Göç ; Sevdiklerini, gelenek ve kültürünü, anılarını, yaşanmış mekanlarını terk ederek yeniye yerleşmeye çalışmaktır. Bu yolculukta kayıplarla yüzyüze kalan birey bu yeni olana dair pek çok şeyi de özümsemek ve hazmetmek zorundadır. Artık o bir göçmendir ve bu terim göç eden kişiyle gelen aile fertlerini de içine alır. Aşılan ülke sınırları ve aslında kişilerin aştığı kendi sınırlarını da ifade eder. Jung yeni başlangıçlarla yolculuğu, herkesin hayatında geçirmeye mahkum olduğu ruhsal dönüşümün sembolik birer ifadesi olarak da öne sürer. Zorunlu veya gönüllü, nasıl olursa olsun sosyal ve kültürel değişimin bir aradalığı, kişinin beklentileriyle bazen uyuşur, bazen ise uyuşmayabilir. Kayıplar ve kananımlar görecelidir. Bu noktada çıkılan yol, varılan yer ve içinde bulunulan konum önem kazanır.
Peki Göç En Çok Kimi Etkiler ?
Bunun cevabı aile içindeki herkesidir.

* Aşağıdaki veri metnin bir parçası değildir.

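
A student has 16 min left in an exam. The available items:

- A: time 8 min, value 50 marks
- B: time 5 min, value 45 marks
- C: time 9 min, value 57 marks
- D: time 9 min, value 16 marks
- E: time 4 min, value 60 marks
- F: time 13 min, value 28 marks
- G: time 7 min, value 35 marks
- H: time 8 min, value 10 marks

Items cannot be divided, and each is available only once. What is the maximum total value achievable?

Check high-value combinations within 16 min:
- B+E+G: time 5+4+7=16, value 45+60+35=140
- C+E: time 9+4=13, value 57+60=117
- A+E: time 8+4=12, value 50+60=110
- B+E: time 5+4=9, value 45+60=105
Best: 140 marks.

140 marks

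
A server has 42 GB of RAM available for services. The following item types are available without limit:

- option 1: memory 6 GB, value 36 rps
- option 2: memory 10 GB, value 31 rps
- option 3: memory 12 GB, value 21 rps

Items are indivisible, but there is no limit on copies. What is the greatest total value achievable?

Best value-per-unit is option 1 at 36/6, and filling with it alone uses memory 7×6=42. No mix of the others beats 7×36 = 252.

252 rps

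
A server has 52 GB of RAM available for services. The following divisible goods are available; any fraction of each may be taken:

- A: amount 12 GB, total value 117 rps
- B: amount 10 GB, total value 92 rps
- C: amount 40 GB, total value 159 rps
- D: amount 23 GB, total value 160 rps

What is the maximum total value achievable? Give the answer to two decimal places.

Take in order of value per unit:
- A (117/12 per unit): all 12 → value 117, running total 117.00
- B (92/10 per unit): all 10 → value 92, running total 209.00
- D (160/23 per unit): all 23 → value 160, running total 369.00
- C (159/40 per unit): 7 of 40 → value 7×159/40 = 27.8250, running total 396.83
Total 396.83.

396.83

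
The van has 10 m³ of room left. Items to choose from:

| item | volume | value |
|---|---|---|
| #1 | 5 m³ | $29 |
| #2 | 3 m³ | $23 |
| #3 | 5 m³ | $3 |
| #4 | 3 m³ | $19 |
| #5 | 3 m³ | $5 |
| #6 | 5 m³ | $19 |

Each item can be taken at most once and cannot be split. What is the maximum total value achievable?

$52

Check high-value combinations within 10 m³:
- #1+#2: volume 5+3=8, value 29+23=52
- #1+#4: volume 5+3=8, value 29+19=48
- #1+#6: volume 5+5=10, value 29+19=48
- #2+#4+#5: volume 3+3+3=9, value 23+19+5=47
Best: $52.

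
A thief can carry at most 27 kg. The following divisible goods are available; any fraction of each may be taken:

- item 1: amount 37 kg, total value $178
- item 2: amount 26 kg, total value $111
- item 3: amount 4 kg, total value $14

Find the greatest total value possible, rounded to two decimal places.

Take in order of value per unit:
- item 1 (178/37 per unit): 27 of 37 → value 27×178/37 = 129.8919, running total 129.89
Total 129.89.

129.89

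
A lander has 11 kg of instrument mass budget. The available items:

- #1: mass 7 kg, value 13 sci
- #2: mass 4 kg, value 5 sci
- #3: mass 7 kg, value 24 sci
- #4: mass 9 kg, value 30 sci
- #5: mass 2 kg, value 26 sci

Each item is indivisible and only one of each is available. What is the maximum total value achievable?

56 sci

Check high-value combinations within 11 kg:
- #4+#5: mass 9+2=11, value 30+26=56
- #3+#5: mass 7+2=9, value 24+26=50
- #1+#5: mass 7+2=9, value 13+26=39
Best: 56 sci.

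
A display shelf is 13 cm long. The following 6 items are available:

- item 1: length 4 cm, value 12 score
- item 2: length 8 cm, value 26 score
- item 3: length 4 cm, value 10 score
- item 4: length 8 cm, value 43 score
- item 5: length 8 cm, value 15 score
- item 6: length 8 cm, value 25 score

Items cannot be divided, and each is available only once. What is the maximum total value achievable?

Check high-value combinations within 13 cm:
- item 1+item 4: length 4+8=12, value 12+43=55
- item 3+item 4: length 4+8=12, value 10+43=53
- item 4: length 8, value 43
- item 1+item 2: length 4+8=12, value 12+26=38
- item 1+item 6: length 4+8=12, value 12+25=37
Best: 55 score.

55 score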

Herkes kendi adına yaşanan değişikliğe adapte olmaya çalışırken, hissedilen duygular ve bunu yaşama biçimleri de farklılaşmaktadır. Bazen yaşanan çevresel değişimlerin insanların gereksinim duyduğu güvenlik hissini tehtit ederek travmatik etki yaratabildiği söylenmektedir. Özellikle çocukların göç meselesine kolayca uyum sağlayabildiği düşünülürken, aksine yetişkinlerin daha çok zorlandıkları konuşulur. Oysaki, bazı durumlarda çocuklar bilindik ve tanıdık çevresinin güvenlik hissinin sarsılmasıyla birlikte yeni olana alışmakta zorlanabilmektedirler.
Göç olgusu, yüzyıllar boyunca yalnızca yetişkin bireyleri etkisi altına almakla kalmayıp, göç yaşayan çocuklarda da davranış ve ruhsal sorunların görülmesine neden olmuştur. Literatürde, bu sorunlar arasında çoğunlukla depresyon, arkadaş ilişkilerinde sorunlar, travma sonrası stres bozukluğu, hiperaktivite semptomları, düşük benlik saygısı, yaşam doyumunda azalma yer almaktadır.
Göç Sonrasında
Bu yaşam deneyiminin sürecinde, fiziksel göçün yanısıra yaşan içsel yolculuk için de düşünmek ve içinde bulunulan duygu durumlarını anlamlandırmak gerekir. Tanınma, güvenlik, ait olma gereksinimleri için yeniden yapılandırma başlar. Bu noktada, tanıdık tanımadık birileriyle temas etme, dil ve kültüre yönelik şeylere yönelirken, aynı zamanda bulunulan yerde yeni yerler keşfetmeye de çalışmak bu süreci dengelemektedir.